Aug 14 2020
The Greenland ice sheet would go on shrinking even if global warming ended immediately, according to a study using almost four decades of satellite data.
This latest discovery shows that glaciers in Greenland have passed a sort of tipping point, wherein the snowfall replenishing the ice sheet every year cannot offset the ice that is running into the ocean from glaciers.
The results of the study were recently published in Nature’s Communications Earth & Environment journal.
We’ve been looking at these remote sensing observations to study how ice discharge and accumulation have varied. And what we’ve found is that the ice that’s discharging into the ocean is far surpassing the snow that’s accumulating on the surface of the ice sheet.
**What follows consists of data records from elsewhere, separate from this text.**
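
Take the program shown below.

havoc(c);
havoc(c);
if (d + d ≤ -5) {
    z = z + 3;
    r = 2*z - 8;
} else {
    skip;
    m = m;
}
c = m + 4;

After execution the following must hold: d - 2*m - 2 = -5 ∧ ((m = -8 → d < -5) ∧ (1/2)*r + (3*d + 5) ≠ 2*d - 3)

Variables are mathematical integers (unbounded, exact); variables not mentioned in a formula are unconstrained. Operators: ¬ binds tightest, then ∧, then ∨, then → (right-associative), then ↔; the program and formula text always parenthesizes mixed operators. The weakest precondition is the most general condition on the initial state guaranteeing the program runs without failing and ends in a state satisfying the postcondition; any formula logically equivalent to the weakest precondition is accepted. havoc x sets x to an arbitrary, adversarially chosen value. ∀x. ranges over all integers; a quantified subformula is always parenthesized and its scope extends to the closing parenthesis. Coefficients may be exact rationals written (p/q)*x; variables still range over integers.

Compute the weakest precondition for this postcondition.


Working backward. After the program, the postcondition d - 2*m - 2 = -5 ∧ ((m = -8 → d < -5) ∧ (1/2)*r + (3*d + 5) ≠ 2*d - 3) must hold; in canonical form it is d = 2*m - 3 ∧ (m = -8 → d < -5) ∧ d + (1/2)*r ≠ -8.
Before c := m + 4: d = 2*m - 3 ∧ (m = -8 → d < -5) ∧ d + (1/2)*r ≠ -8
Then branch requires d = 2*m - 3 ∧ (m = -8 → d < -5) ∧ d + z ≠ -7; else branch requires d = 2*m - 3 ∧ (m = -8 → d < -5) ∧ d + (1/2)*r ≠ -8.
Before the if: (2*d ≤ -5 → (d = 2*m - 3 ∧ (m = -8 → d < -5) ∧ d + z ≠ -7)) ∧ ((¬(2*d ≤ -5)) → (d = 2*m - 3 ∧ (m = -8 → d < -5) ∧ d + (1/2)*r ≠ -8))
Before havoc c: (2*d ≤ -5 → (d = 2*m - 3 ∧ (m = -8 → d < -5) ∧ d + z ≠ -7)) ∧ ((¬(2*d ≤ -5)) → (d = 2*m - 3 ∧ (m = -8 → d < -5) ∧ d + (1/2)*r ≠ -8))
Before havoc c: (2*d ≤ -5 → (d = 2*m - 3 ∧ (m = -8 → d < -5) ∧ d + z ≠ -7)) ∧ ((¬(2*d ≤ -5)) → (d = 2*m - 3 ∧ (m = -8 → d < -5) ∧ d + (1/2)*r ≠ -8))
Answer: WP = (2*d ≤ -5 → (d = 2*m - 3 ∧ (m = -8 → d < -5) ∧ d + z ≠ -7)) ∧ ((¬(2*d ≤ -5)) → (d = 2*m - 3 ∧ (m = -8 → d < -5) ∧ d + (1/2)*r ≠ -8))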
Michalea King, Study Lead Author and Researcher, Byrd Polar and Climate Research Center, The Ohio State University
Along with other scientists, King looked at monthly satellite data collected from over 200 huge glaciers flowing into the ocean around Greenland. The team’s observations demonstrated the amount of ice that melts from the glaciers into the ocean or breaks off into icebergs. The researchers also demonstrated the amount of snowfall annually—the way such glaciers get replenished.
The team found that during the 1980s and 1990s, ice calved or melted from glaciers, or snow gained via accumulation, was largely in balance, without affecting the ice sheet. Over those years, the team discovered that the ice sheets usually lost around 450 gigatons (that is, approximately 450 billion tons) of ice annually from the flowing outlet glaciers, which was substituted with snowfall.
We are measuring the pulse of the ice sheet—how much ice glaciers drain at the edges of the ice sheet—which increases in the summer. And what we see is that it was relatively steady until a big increase in ice discharging to the ocean during a short five- to six-year period.
Michalea King, Study Lead Author and Researcher, Byrd Polar and Climate Research Center, The Ohio State University
The team’s analysis eventually revealed that the baseline of that pulse—that is, the proportion of ice being lost every year—began to increase consistently around 2000, so that about 500 gigatons of glaciers were lost every year. At the same time, snowfall did not increase and over the past 10 years, the rate of ice loss from glaciers has remained about the same, which means the ice sheet has been losing ice more quickly than it is being replenished.
Glaciers have been sensitive to seasonal melt for as long as we’ve been able to observe it, with spikes in ice discharge in the summer. But starting in 2000, you start superimposing that seasonal melt on a higher baseline—so you’re going to get even more losses.
Michalea King, Study Lead Author and Researcher, Byrd Polar and Climate Research Center, The Ohio State University
Prior to 2000, the ice sheet would have roughly the same possibility to lose or gain mass every year. But in the present climate, the ice sheet will gain mass in just one out of every century.
According to King, huge glaciers throughout Greenland have retreated around 3 km on average since 1985—“that’s a lot of distance,” she added. The glaciers have reduced so much in size that several of them are sitting in deeper oceans. This implies that more amount of ice is still in contact with water.
Glacier ice is melted by warm ocean water, further making it hard for the glaciers to grow back to their earlier positions. This means that even if humans were to miraculously stop the ongoing climate change, the ice lost from glaciers flowing to the ocean is still likely to surpass the ice gained from the accumulation of snow, and the ice sheet would go on shrinking for some time.
“Glacier retreat has knocked the dynamics of the whole ice sheet into a constant state of loss,” stated Ian Howat, the study’s co-author, professor of earth sciences, and distinguished university scholar at Ohio State University. “Even if the climate were to stay the same or even get a little colder, the ice sheet would still be losing mass.”
In Greenland, shrinking glaciers are posing an issue to the whole planet. The ice melting or breaking off from Greenland’s ice sheets reaches the Atlantic Ocean—and, ultimately, all the oceans in the world.
Greenland’s ice largely contributed to sea-level rise—in 2019, sufficient amounts of ice broke off or melted from the Greenland ice sheet and caused the oceans to increase by 2.2 mm in just a period of two months.
While these results are bleak, according to King, there are definitely silver linings.
“It’s always a positive thing to learn more about glacier environments, because we can only improve our predictions for how rapidly things will change in the future,” she said. “And that can only help us with adaptation and mitigation strategies. The more we know, the better we can prepare.”
This study was financially supported by grants from NASA. Other Ohio State scientists who worked on this study are Salvatore Candela, Myoung Noh, and Adelaide Negrete.
Journal Reference:
King, M. D., et al. (2020) Dynamic ice loss from the Greenland Ice Sheet driven by sustained glacier retreat. Communications Earth & Environment. doi.org/10.1038/s43247-020-0001-2.